João Correia formalizou o pedido de demissão do Ministério da Justiça (MJ) em 22 de Novembro passado, tendo, por isso, direito a cerca de 11/12 avos dos chamados 13.º e 14.º mês. Numa primeira fase, o ex-secretário de Estado da Justiça tentou obter informações sobre as razões do não-pagamento daqueles subsídios junto dos serviços tutelados por José Magalhães, não obtendo qualquer resposta.
Face à ausência de justificação, João Correia apresentou anteontem uma petição no Tribunal Administrativo de Círculo de Lisboa. Os esclarecimentos solicitados na intimação terão de ser fornecidos agora pelo Ministério da Justiça no prazo máximo de dez dias. "Quero saber se tenho ou não direito ao vencimento extraordinário. Se não tiver, irei devolver o que recebi relativamente a 2009", disse João Correia.
Contactado pelo PÚBLICO, uma fonte oficial do MJ revelou que ainda "não recebeu qualquer intimação para a passagem de informações e certidões do dr. João Correia sobre a não percepção de alegadas remunerações cujo pagamento estaria em falta e que respeitariam ao exercício de funções como secretário de Estado".
"O MJ esclarece que foram processados todos os vencimentos a que o ex-secretário de Estado tinha direito em relação ao período de mandato e que decorrem da aplicação da lei n.º 4/85, de 9 de Abril (Estatuto remuneratório dos titulares de cargos políticos)", acrescentou a mesma fonte. "Esclarece-se ainda que os procedimentos respeitantes às remunerações dos membros do Governo da Justiça são liquidadas, de acordo com a lei, sob responsabilidade da secretaria-geral", conclui a informação do MJ.
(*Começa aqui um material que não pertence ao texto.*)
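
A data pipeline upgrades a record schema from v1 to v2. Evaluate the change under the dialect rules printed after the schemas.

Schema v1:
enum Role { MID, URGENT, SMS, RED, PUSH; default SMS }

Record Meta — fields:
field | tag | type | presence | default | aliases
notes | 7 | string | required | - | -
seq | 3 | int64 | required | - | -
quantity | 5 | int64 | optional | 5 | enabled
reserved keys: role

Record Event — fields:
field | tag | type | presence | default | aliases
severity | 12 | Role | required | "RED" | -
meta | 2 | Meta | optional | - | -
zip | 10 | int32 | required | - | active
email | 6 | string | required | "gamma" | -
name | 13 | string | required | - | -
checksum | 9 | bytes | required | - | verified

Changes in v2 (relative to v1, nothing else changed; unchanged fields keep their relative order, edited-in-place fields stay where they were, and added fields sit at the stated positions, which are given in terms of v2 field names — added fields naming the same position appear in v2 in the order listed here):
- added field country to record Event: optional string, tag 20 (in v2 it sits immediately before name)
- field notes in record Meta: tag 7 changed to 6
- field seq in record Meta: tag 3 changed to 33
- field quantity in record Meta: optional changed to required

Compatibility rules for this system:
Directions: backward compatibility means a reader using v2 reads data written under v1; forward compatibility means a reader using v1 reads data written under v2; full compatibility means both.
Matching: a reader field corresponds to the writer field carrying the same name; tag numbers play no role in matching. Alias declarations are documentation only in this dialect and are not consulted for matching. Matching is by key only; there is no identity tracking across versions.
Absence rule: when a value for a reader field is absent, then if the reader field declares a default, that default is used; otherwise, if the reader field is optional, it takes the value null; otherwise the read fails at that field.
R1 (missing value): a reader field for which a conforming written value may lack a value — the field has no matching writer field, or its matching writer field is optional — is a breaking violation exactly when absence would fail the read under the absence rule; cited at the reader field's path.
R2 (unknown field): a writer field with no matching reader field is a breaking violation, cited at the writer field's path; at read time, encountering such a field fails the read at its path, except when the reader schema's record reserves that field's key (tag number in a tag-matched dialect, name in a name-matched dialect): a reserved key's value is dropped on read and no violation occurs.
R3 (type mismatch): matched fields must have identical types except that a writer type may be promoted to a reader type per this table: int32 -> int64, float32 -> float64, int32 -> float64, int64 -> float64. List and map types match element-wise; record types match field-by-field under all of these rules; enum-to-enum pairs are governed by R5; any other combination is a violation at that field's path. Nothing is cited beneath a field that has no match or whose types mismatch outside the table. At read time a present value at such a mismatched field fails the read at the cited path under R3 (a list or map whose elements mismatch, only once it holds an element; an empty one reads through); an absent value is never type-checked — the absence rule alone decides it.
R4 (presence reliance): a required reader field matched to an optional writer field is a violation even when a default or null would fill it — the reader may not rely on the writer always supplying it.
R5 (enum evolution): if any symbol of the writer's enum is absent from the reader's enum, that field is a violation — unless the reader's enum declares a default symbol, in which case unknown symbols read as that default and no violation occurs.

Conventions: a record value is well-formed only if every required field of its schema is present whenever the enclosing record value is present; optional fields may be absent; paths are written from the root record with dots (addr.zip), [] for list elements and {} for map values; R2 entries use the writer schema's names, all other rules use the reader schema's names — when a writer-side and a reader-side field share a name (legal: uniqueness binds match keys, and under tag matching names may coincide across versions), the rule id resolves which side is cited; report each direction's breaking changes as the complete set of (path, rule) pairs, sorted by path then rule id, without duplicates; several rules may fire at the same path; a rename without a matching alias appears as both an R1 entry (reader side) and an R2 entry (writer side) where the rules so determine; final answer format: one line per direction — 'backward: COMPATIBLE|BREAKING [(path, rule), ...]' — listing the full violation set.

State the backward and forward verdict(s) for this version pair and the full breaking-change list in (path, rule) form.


arrows below run writer -> reader for Event
backward for Event (reader v2, writer v1):
  Role -> Role, writer required: severity aligns to severity
  Meta -> Meta, writer optional: meta aligns to meta
  int32 -> int32, writer required: zip aligns to zip
  string -> string, writer required: email aligns to email
  country: no writer match
  string -> string, writer required: name aligns to name
  bytes -> bytes, writer required: checksum aligns to checksum
  string -> string, writer required: meta.notes aligns to meta.notes
  int64 -> int64, writer required: meta.seq aligns to meta.seq
  int64 -> int64, writer optional: meta.quantity aligns to meta.quantity
  rule R4 violated at meta.quantity
  => backward verdict for Event: BREAKING, 1 violation(s)
forward for Event (reader v1, writer v2):
  Role -> Role, writer required: severity aligns to severity
  Meta -> Meta, writer optional: meta aligns to meta
  int32 -> int32, writer required: zip aligns to zip
  string -> string, writer required: email aligns to email
  string -> string, writer required: name aligns to name
  bytes -> bytes, writer required: checksum aligns to checksum
  leftover writer field: country
  string -> string, writer required: meta.notes aligns to meta.notes
  int64 -> int64, writer required: meta.seq aligns to meta.seq
  int64 -> int64, writer required: meta.quantity aligns to meta.quantity
  rule R2 violated at country
  => forward verdict for Event: BREAKING, 1 violation(s)

backward: BREAKING [(meta.quantity, R4)]; forward: BREAKING [(country, R2)]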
A passagem pelo Governo de João Correia, que foi anteriormente candidato a bastonário da Ordem dos Advogados, foi marcada por diversas divergências quer com o próprio ministro Alberto Martins, mas, sobretudo, com o seu colega José Magalhães.
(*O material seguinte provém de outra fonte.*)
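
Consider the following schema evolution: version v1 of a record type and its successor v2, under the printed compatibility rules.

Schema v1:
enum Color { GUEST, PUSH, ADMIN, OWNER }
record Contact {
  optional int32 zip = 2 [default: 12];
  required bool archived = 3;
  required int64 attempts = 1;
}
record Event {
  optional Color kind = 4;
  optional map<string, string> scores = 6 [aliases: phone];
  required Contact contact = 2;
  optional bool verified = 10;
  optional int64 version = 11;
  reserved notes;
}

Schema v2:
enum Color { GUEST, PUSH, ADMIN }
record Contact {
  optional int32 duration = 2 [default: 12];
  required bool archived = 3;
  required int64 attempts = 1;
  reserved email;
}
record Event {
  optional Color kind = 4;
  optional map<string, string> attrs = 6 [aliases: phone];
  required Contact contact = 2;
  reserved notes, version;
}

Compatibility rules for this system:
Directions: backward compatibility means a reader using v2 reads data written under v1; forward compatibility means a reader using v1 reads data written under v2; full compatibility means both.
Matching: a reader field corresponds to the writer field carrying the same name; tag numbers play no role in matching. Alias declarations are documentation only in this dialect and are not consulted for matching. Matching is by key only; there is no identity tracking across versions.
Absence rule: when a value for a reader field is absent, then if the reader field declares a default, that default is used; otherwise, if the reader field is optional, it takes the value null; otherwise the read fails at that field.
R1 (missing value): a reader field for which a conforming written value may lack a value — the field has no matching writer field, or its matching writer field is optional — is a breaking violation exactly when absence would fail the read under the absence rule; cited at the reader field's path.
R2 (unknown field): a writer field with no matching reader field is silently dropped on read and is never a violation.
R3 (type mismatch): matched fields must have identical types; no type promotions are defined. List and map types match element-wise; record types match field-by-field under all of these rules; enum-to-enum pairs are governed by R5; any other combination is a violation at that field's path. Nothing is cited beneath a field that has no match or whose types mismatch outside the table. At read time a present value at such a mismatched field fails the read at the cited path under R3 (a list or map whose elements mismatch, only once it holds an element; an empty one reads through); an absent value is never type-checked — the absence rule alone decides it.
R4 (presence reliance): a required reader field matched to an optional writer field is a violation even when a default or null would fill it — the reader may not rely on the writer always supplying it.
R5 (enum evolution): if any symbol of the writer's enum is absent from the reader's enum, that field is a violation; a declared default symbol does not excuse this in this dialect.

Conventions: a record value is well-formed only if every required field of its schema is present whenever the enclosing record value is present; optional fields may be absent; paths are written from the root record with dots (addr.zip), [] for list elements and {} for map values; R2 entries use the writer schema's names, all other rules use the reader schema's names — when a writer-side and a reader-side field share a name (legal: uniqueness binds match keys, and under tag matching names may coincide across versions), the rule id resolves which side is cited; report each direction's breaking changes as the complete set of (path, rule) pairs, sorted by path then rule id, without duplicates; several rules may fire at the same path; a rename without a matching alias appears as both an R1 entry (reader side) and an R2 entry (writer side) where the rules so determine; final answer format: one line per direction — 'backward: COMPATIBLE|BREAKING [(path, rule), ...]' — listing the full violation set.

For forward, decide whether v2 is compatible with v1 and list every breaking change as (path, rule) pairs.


forward: COMPATIBLE []

arrows below run writer -> reader for Event
forward pass over Event, reader schema v1, writer schema v2:
  kind: paired with writer kind (Color -> Color; writer optional)
  scores has no writer counterpart
  contact: paired with writer contact (Contact -> Contact; writer required)
  verified has no writer counterpart
  version has no writer counterpart
  writer field attrs has no reader counterpart
  contact.zip has no writer counterpart
  contact.archived: paired with writer contact.archived (bool -> bool; writer required)
  contact.attempts: paired with writer contact.attempts (int64 -> int64; writer required)
  writer field contact.duration has no reader counterpart
  => forward verdict for Event: COMPATIBLE, no violations
the other Event changes do not affect what is asked:
  removed field version from record Event (its key "version" joins the reserved list) -> inert for the asked Event verdict: nothing fires
  renamed field zip to duration in record Contact -> inert for the asked Event verdict: nothing fires
  renamed field scores to attrs in record Event -> inert for the asked Event verdict: nothing fires
  removed field verified from record Event -> inert for the asked Event verdict: nothing fires
  enum Color (field kind in record Event): symbol OWNER removed -> affects backward compatibility only, which is not asked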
Numa entrevista ao diário i, na altura do anúncio da sua demissão, João Correia admitiu haver no MJ duas culturas distintas: uma "essencialmente política, no sentido parlamentar do termo; e outra no verdadeiro e próprio sentido da vida judiciária, dos tribunais, dos processos, da judicatura, da magistratura do Ministério Público, da advocacia, dos funcionários judiciais, do equipamento judiciário... de todo esse mundo que rodeia os tribunais". "Essas culturas não são muitas vezes sobreponíveis. Isso deu, de facto, origem a alguns mal-entendidos, que eu não evito, mas, de facto, não foi isso determinante e justificativo, só por si, da minha saída". João Correia assumiu-se como estando identificado com a cultura judiciária e realçou haver um sector do PS e também do PSD que "olha para a Justiça como um monstro, porque não a percebe". "Não olham para a Justiça com profundidade. Tudo o que é Justiça é um mundo hostil de que não sabem nem querem saber."